劇中、サンドラが発するある言葉にハッと胸を衝かれた。父が長年暮らしたアパートの部屋で処分する本を選びながら、彼女はこんなことを言う。「本棚を見れば、その人の人生が見えてくる」。どんな本を読み、所有していたかによって、彼/彼女が何を考えどう生きたかが見えてくる、というわけだ。そしてまた、誰かと人生を共にするとは、ひとつの本棚で本を共有することでもある。そういえば『未来よ こんにちは』では、別れた夫が家の本棚から本をごっそり持ち去ることで、夫婦の決定的な別れが描写されていた。
時間の流れはいつも残酷だ。ゲオルグが長い時間をかけて築いた本棚は解体され、もう元には戻らない。けれど彼の家族やかつての教え子たちが本を持ち帰り、それぞれに新しい本棚=人生を生み出していく。誰も、時間の経過を止めることはできない。でも、時の流れの中で見えてくるもの、新たに生まれるものがある。そうして、まばゆい光が差し込んでくる。

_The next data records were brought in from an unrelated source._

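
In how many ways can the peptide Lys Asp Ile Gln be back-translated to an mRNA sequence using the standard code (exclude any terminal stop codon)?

Lys: 2 codons.
Asp: 2 codons.
Ile: 3 codons.
Gln: 2 codons.
2 × 2 × 3 × 2 = 24.

24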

レア・セドゥとメルヴィル・プポーの共演も見どころのひとつ。
This Month Movie
『それでも私は生きていく』
夫の死後、通訳の仕事をしながら、パリで8歳の娘を育てているサンドラ。彼女の父ゲオルグは、哲学教師として働いていたが、いまでは視力と記憶を徐々に失いつつある。そんなある日、旧友のクレマンと再会したサンドラは、急速に彼に惹かれていく。数年ぶりの恋と父の介護との間で走り回りながら、彼女の人生は少しずつ前へと進んでいく。
新宿武蔵野館、シネスイッチ銀座ほかにて公開中。
監督:ミア・ハンセン=ラブ
出演:レア・セドゥ、パスカル・グレゴリー、メルヴィル・プポー
旧作もcheck!
『未来よ こんにちは』

©2016 CG Cinéma-Arte France Cinéma-DetailFilm-Rhône-Alpes Cinéma
長年連れ添った夫に突然離婚を切り出されたナタリー(イザベル・ユペール)。彼女の新しい人生がゆっくりと始まっていく様子を描いた、美しい人生讃歌。